Jury awards abandoned wife $9 million
By L.A. Williams, Correspondent
Christian Action League
GREENSBORO — Striking a blow for the sanctity of marriage, a Guilford County jury awarded an abandoned wife $9 million in an alienation of affection suit against her husband’s lover.
A college administrator, 49-year-old Anne Lundquist told the media she doesn’t have a lot of money and will appeal the ruling. But Cynthia Shackelford, 60, whose husband, Allan, began an affair with Lundquist and lives with her now in Aurora, N.Y., said the case was about more than money.
“We would like for people to respect the sanctity of marriage,” she told the Greensboro News and Record. “We wanted a number high enough that it would keep other people from … going after other married spouses.”

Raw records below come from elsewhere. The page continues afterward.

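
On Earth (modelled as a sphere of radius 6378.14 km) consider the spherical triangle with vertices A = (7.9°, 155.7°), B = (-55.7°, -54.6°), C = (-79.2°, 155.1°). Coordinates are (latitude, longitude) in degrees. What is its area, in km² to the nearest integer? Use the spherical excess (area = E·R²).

Side lengths (central angles): a = 0.7674, b = 1.5202, c = 2.2086 rad; semiperimeter s = 2.2481.
By l'Huilier's theorem, tan(E/4) = √[tan(s/2) tan((s−a)/2) tan((s−b)/2) tan((s−c)/2)], giving spherical excess E = 0.4767 rad.
Area = E·R² = 0.4767 × (6378.14)² ≈ 19390608 km².

19390608 km²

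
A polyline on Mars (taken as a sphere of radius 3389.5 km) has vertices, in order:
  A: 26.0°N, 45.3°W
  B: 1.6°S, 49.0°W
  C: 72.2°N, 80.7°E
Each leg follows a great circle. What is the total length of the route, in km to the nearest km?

Leg A→B: central angle 0.4857 rad, distance 1646.4 km.
Leg B→C: central angle 1.7944 rad, distance 6082.2 km.
Total: 1646.4 + 6082.2 ≈ 7729 km.

7729 km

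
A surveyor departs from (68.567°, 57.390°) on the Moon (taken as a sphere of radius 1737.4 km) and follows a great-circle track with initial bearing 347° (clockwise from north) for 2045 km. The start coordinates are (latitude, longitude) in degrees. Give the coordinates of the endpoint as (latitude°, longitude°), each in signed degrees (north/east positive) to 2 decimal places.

Angular distance δ = d/R = 2045/1737.4 = 1.17705 rad; initial bearing θ = 6.0563 rad.
sin φ₂ = sin φ₁ cos δ + cos φ₁ sin δ cos θ = (0.9308)(0.3837) + (0.3654)(0.9235)(0.9744) = 0.6859, so φ₂ = 43.31°.
Δλ = atan2(sin θ sin δ cos φ₁, cos δ − sin φ₁ sin φ₂) = atan2(-0.0759, -0.2548) = -163.412°.
λ₂ = 57.390° − 163.412° = -106.02°.

43.31°, -106.02°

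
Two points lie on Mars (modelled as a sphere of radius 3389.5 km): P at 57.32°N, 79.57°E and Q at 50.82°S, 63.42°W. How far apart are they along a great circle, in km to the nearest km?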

In an e-mail to a News and Record blog, Allan Shackelford said the marriage had been in trouble for a long time and that his wife had asked for a divorce at least two years before his relationship with Lundquist. In defending his lover, he confessed to “numerous affairs going back to the first two years of their marriage” — a comment that elicited a response from his daughter, who said he “emotionally and financially abandoned his entire family for the last five years.”
The Shackelfords, who had been married more than three decades, separated in April 2005, but are not yet divorced. The lawsuit, alleging alienation of affection (a third party’s commission of wrongful and malicious acts that cause the loss of love and affection between a married person and the person’s spouse) and criminal conversation (adultery), was filed in 2007 and is, no doubt, one of the highest legal awards on record for such a case.
“We are glad to see this jury apply the law to affirm that marriage is a sacred union, worth defending. We hope this verdict will speak loudly and clearly to those men or women who would entertain the idea of interfering,” said the Rev. Mark Creech, executive director of the Christian Action League. “Certainly, it takes two to make or break a marriage and this one may have been troubled prior to this affair, but husbands and wives deserve a chance to work out their problems, which becomes much more difficult when a third party is involved.”
North Carolina is one of only seven states that have alienation of affection statutes and its laws have been weakened over the years, including changes during the last legislative session. Under the new law passed last year, if a married couple is separated, an extramarital affair is not grounds for a lawsuit.
“To abolish the cause of action for alienation of affection after that point of separation pretty much guarantees that the couple won’t reconcile, because it takes away any consequence for infidelity in the relationship,” said Tami Fitzgerald, who lobbied for the Christian Action League against the change in the law.
Before making their decision last week, the Greensboro jury heard testimony from a private investigator who observed the Allan Shackelford and Lundquist together and also learned of the fact that he had been ordered to pay his estranged wife $5,000 a month in alimony but has not been doing so. Cynthia Shackelford, who gave up her job as a teacher to raise the couple’s children, now 23 and 27, works in retail and lives in an apartment, as the family’s five-bedroom home has been sold.
She told reporters that she wanted to spread the word about the pain and harm that adultery causes.